There is rarely any food languishing in my fridge or requiring accountability. I keep few leftovers, and what I don't eat right away, I give away. Still, when I discover some limp parsley on a shelf or a banged-up grapefruit rolling around the produce drawer, I feel a pang of guilt for its demise. The average household throws away thousands of dirhams' worth of food every year; even more if there are children. As disgraceful as waste may be, creatively incorporating leftovers into dishes that don't scream "Hi! I'm recycled goods!" is an art form around which an entire cookbook genre has been built. Some of these books are depressingly repetitive.
When transferred to a restaurant environment, food-disposal remorse is a more diffuse emotion. Maybe it's because the fate of my restaurant leftovers depends not just on social culture and context, but also on practical concerns, such as storage and mobility, and the quantity and quality of the food. For me, the decision to squander hinges partly on candour: I hate carrying home, as a matter of principle alone, food that I didn't particularly enjoy to begin with, only to ignore the oyster pail container until I have to throw it out. But we don't always clean our plates, and it's not always a matter of portion control.

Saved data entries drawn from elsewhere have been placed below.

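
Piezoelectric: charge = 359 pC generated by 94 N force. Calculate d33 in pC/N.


d33 = 359 / 94 = 3.8 pC/N

3.8


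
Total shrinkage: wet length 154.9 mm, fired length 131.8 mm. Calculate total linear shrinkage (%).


TS = (154.9 - 131.8) / 154.9 * 100 = 14.91%

14.91


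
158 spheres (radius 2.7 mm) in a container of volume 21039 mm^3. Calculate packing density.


V_sphere = 4/3*pi*2.7^3 = 82.448 mm^3
Total V = 158*82.448 = 13026.784 mm^3
PD = 13026.784 / 21039 = 0.619

0.619


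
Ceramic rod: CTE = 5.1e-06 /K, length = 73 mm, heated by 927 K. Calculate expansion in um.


dL = 5.1e-06 * 73 * 927 * 1000 = 345.122 um

345.122


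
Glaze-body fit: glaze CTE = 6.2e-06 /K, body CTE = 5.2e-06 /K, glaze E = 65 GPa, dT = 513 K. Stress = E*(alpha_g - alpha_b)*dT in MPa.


Stress = 65*1000*(6.2e-06 - 5.2e-06)*513 = 33.3 MPa

33.3


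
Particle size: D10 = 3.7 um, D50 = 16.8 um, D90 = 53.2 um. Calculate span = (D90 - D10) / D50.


Span = (53.2 - 3.7) / 16.8 = 49.5 / 16.8 = 2.946

2.946


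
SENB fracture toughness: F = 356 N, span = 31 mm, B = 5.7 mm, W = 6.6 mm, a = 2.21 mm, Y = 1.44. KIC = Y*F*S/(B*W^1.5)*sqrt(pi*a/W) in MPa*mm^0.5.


KIC = 1.44*356*31/(5.7*6.6^1.5)*sqrt(pi*2.21/6.6) = 168.65

168.65


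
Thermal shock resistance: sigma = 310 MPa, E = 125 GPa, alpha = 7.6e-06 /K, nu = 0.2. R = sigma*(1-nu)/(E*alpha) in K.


R = 310*(1-0.2)/(125*1000*7.6e-06) = 261 K

261


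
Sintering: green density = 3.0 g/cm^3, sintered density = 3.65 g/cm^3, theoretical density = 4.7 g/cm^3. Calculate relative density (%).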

At their best, leftovers are like a cookie tin that's always full, a caricature that smacks of the chaotic abundance distinguishing mythical, family-size comforts from single-serving austerity. In reality, many families cannot conceive of eating this way (for a variety of reasons), just as the world is also filled with single folk who can. Leftovers provide nourishment devoid of the pretence, ceremony and imposition of a formal meal, with a casual accessibility that can be powerfully reassuring. Unless you're enjoying leftovers as part of a formal meal, few of the normal rules of dining apply, leaving assembly and presentation up to the person who's going to be eating them.
Sometimes, leftovers are just as good as they were the first time around, sometimes better. Age has a similarly edifying effect on people as it does on pot roast, causing it to mellow; to acquire depth; to settle. Flavours grow focused and concentrated, textures integrate, stews thicken and set, and vegetables absorb broth and give up their water. A dish is transformed from good to great, and the only variable is time.
I'm actually pretty picky about leftovers; not everything is delicious served cold (though admittedly, some are especially delicious), and the act of reheating changes things besides the temperature of a dish. The most inspired leftovers are ones resuscitated through proper reheating- casseroles crisped under a broiler until browned and bubbly, cold roast chicken salad, dumplings or rice steamed the first time around and fried the second with leftover vegetables and plenty of seasoning.
Some things make pointless leftovers, especially after a ride on the microwave's carousel with its legacy of ruined crusts and unevenly heated food. In my kitchen, lost-cause leftovers include sushi, egg dishes, shawarma, French fries and most bread, including Indian naan bread and baguettes. You can turn a stale baguette into something wonderful, but you can't turn it back into a good baguette.
Some people like cold spaghetti, but some people also like mullets and water-balloon fights. With the exception of lasagne, I also struggle with liking leftover pasta. Congealed, it turns to mush upon warming, but I've learnt to reserve some pasta cooking water, for adding to leftovers when reheating. It releases the noodles from their strangled embrace in a magical minute.
Aside from a decline in nutritive value, are leftovers harmful? An Ayurvedic doctor I consulted years ago talked at length abut leftovers as being rancid. He claimed that they weakened digestion and, if consumed regularly, would cause problems in the gut. All empirical evidence points to a happy, healthy gut for me, but as with everything, heaven lies in the balance. Eating freshly made food for every meal is a full-time job.
At a neighbour's farewell party last month, people helped themselves all afternoon and evening to pizzas stacked on a picnic table. The pizzas sat outside through the course of the evening and well into the next day. I assumed that my neighbours lacked either the inspiration or the available fridge space to move them. After the pizzas had been sitting outdoors for more than 24 hours, I was shocked to see my neighbour helping himself to a big slice. Pizza that's been left out overnight poses such a significant risk that the US department of agriculture's Food Safety and Inspection Service now lists, as its first tip under "Food Safety Tips for College Students", an explanation of how eating it is a bad idea.
I recently made a chickpea salad with a curried goat's-cheese dressing, with instructions that clearly stated that the dish needed to be made a day in advance in order for the flavours to marry. I chose to ignore this advice, and the salad was forgettable. The next day, it was ambrosial. Like chili and stew, the flavours of curry deepen and sweeten over time.
Why haven't I yet managed to suspend my prejudices against planning leftovers in advance, for the sake of better potato salad, braises, lentils, beans and meatloaf? It's aesthetic, for the most part: it seems matronly and counter-intuitive. A steakhouse I frequent offers a soup special that changes daily, listed on the menu as "yesterday's soup", employing the marketing logic that all soups taste better the next day. Whether this is true or not, I'm not automatically oriented toward leftovers, so I find the marketing somewhat repellent. If I want leftovers, I'd rather make them myself. After all, that's part of the fun.